Recognizing the importance of self-care during the holiday season
It’s okay to not spend the holidays with family, with or without COVID restrictions.
The holiday season is traditionally viewed as a happy time for families to get together and celebrate, but for some, this is not always the case. For some individuals, dealing with copious amounts of stressors makes the holiday season unenjoyable. In other words, “the most wonderful time of the year” becomes archaic and difficult. Instead of having another year of unhappy holidays, recognize that it’s perfectly okay to spend the holidays with people who make you happy, even if they’re not your family.
For some, the holidays can lead to feelings of depression, making a time that is supposed to be happy into something they dread. “What is there to be depressed about during the holiday seasons?” some might wonder. Oftentimes families bring forth memories and discuss goals for the upcoming year, but these types of conversations can be overwhelming for people who have depression.
In their article “The Seriousness of Depression During the Holidays,” the Neuro Wellness Spa explains that this season may “ . . . cause feelings of dread, despair, and disappointment. While severe depression may occur any time of year, the winter holiday season can be especially difficult for individuals suffering from clinical depression.” If you are having these feelings, know that you are not alone and it is totally okay to feel this way during the holidays. Know that it is okay to know your limits and excuse yourself from the festivities to take some time for yourself.
For others, the holidays mean having to deal with family that may not accept their lifestyle and identity, which can make holidays awkward and uncomfortable. Knowing that you are going to be around those who refuse to accept or even know who you are can be incredibly anxiety provoking.
From the fear of being misgendered, intentionally or not, in front of family to comments about your sexuality — for those that are out or those who are not — holidays with family means readdressing these identities internally and externally. These experiences can be embarrassing and traumatic, something no one ever wants to feel, especially during the holidays.
With recent events that have happened in Washington State due to COVID-19, Inslee has placed a ban on gatherings exceeding groups of five people from outside of the household, which so far will affect Thanksgiving. This, in a way, provides an excuse to avoid the anxiety-provoking holiday season.
The ban has been implemented as a means to stop the spread of the virus, so by not accepting the invitation, you are doing your part. Stopping the spread of the virus is extremely important, but taking care of your mental health is just as valuable. Yes, this virus gives an out for individuals who don’t feel comfortable with their families, however, it is important to realize that even if there wasn’t a virus going around, staying away from people that make you uncomfortable is just as valid of a reason not to go to an event.

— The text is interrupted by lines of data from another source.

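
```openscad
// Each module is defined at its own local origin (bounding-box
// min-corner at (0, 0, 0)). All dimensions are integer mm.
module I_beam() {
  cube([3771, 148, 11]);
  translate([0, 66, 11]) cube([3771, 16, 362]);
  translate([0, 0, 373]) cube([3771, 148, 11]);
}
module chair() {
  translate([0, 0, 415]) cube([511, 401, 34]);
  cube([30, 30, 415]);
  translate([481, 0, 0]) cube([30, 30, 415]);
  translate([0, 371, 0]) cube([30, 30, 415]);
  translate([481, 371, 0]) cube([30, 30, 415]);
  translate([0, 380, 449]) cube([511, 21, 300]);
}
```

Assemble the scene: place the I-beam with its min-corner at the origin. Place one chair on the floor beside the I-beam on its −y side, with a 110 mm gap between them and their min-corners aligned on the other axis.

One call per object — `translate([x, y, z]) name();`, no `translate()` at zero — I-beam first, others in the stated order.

I_beam();
translate([0, -511, 0]) chair();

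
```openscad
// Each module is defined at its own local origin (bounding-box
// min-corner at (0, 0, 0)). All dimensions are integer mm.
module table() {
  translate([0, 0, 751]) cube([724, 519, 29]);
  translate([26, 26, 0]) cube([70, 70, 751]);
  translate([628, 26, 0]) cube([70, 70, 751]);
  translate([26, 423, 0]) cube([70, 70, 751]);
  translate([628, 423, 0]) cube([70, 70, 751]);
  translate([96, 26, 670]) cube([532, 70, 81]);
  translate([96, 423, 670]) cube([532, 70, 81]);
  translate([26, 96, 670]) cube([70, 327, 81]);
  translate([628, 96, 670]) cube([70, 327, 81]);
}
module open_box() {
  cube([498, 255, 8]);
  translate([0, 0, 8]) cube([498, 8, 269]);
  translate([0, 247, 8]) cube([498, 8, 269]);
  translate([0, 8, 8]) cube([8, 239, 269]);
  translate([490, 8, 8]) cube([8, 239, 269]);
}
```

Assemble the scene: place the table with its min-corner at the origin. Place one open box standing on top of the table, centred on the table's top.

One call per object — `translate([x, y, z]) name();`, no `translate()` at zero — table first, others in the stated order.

table();
translate([113, 132, 780]) open_box();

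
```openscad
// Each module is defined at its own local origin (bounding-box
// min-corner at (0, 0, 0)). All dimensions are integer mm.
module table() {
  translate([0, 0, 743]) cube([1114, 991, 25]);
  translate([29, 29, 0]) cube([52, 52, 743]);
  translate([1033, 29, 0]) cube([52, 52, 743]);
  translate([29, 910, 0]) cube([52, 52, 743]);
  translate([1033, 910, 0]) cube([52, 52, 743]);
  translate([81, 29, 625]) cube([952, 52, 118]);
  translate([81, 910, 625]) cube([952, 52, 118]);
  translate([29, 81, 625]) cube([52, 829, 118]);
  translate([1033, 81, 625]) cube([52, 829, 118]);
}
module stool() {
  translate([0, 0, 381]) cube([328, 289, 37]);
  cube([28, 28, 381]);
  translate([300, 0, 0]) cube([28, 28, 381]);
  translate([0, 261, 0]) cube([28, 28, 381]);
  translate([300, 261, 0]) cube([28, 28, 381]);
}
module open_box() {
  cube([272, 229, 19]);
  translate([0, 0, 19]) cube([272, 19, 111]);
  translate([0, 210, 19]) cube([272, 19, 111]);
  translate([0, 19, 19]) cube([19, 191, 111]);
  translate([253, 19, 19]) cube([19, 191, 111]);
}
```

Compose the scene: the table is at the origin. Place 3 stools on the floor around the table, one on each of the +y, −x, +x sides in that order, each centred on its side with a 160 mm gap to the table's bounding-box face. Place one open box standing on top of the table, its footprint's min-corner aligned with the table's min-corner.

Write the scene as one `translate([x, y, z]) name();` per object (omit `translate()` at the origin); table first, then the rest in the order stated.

table();
translate([393, 1151, 0]) stool();
translate([-488, 351, 0]) stool();
translate([1274, 351, 0]) stool();
translate([0, 0, 768]) open_box();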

Some people may not want to spend the holiday season with family but have instead decided to see the friends they have made that accept them for who they are. Spending time with family — either by blood or not — is so important during this season. But, in this new COVID-19 world, it’s imperative we find creative ways to make this work.

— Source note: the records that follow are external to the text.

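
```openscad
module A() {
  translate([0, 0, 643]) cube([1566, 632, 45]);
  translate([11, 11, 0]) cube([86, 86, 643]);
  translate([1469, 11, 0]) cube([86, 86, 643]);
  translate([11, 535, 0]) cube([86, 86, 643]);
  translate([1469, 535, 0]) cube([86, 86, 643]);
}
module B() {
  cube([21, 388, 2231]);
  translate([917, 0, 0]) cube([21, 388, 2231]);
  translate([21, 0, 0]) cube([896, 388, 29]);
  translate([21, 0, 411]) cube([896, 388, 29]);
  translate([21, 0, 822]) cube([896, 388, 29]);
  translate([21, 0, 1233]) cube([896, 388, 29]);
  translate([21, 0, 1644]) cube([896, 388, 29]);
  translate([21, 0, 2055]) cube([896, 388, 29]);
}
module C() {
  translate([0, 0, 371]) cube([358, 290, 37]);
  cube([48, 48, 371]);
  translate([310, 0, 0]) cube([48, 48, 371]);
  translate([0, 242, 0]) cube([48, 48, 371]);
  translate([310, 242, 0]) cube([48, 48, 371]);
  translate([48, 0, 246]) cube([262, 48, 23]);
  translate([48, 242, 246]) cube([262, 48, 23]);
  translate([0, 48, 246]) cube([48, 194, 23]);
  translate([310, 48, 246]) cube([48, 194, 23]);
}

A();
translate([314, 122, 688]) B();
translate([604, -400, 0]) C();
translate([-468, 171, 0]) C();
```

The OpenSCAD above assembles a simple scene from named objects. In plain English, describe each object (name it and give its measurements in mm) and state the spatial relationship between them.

A is a table with a 1566×632 mm rectangular top, 45 mm thick, top surface at z = 688 mm, supported by four 86×86 mm square legs, each inset 11 mm from the nearest pair of top edges, running from the floor.

B is an open bookshelf. Two side panels, each 21 mm thick, 388 mm deep and 2231 mm tall, stand 938 mm apart (outside-to-outside). Between them sit 6 shelves, each 29 mm thick and 388 mm deep, spanning the full gap between the sides. The bottom shelf rests on the floor (its underside at z = 0) and the clear gap between one shelf's top and the next shelf's underside is 382 mm.

C is a four-legged stool. The seat is a 358×290×37 mm slab whose top surface is at z = 408 mm; four square legs, each 48×48 mm in cross-section, run from the floor (z = 0) to the underside of the seat, each flush with a corner of the seat. Four stretchers, 48 mm wide and 23 mm tall, connect adjacent legs with their undersides at z = 246 mm, each running between the inner faces of the legs it joins and aligned with the legs' outer faces on the other axis.

The bookshelf is on top of the table, centred. Two stools sit around the table at the −y, −x sides.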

Thankfully we live in a time where technology makes it easier and more accessible to stay in touch with others and have “face to face” time. Make time with some close friends through a virtual holiday, get together, eat and drink holiday themed foods and provide holiday music in the background.

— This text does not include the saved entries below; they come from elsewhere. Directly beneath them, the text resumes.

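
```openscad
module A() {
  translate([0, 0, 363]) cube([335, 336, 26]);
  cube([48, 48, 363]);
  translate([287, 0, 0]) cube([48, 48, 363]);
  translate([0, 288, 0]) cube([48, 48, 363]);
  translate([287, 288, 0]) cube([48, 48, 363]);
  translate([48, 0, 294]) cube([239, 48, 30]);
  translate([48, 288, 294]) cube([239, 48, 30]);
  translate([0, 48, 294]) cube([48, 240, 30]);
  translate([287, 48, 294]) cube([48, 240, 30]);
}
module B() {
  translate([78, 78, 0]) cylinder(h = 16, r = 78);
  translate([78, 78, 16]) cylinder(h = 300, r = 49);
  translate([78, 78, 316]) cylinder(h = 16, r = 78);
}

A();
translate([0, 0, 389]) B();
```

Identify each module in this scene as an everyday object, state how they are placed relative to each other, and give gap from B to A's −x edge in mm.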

Send each other gifts through the mail or drop some off at their house to coordinate a gift exchange together over video chat. Even though it isn’t happening in person, you still have the chance to experience moments of seeing others open gifts while spending time with those you care about.
While this year looks a lot different compared to past holiday seasons, this doesn’t take away the stressors that come with it. If you feel depressed and know that your family is not going to support you as you are, remember that it is okay to not spend the holidays with them. The holidays are supposed to be a happy time for everyone and if being with friends brings you that joy, then it’s perfectly okay to spend time with them instead.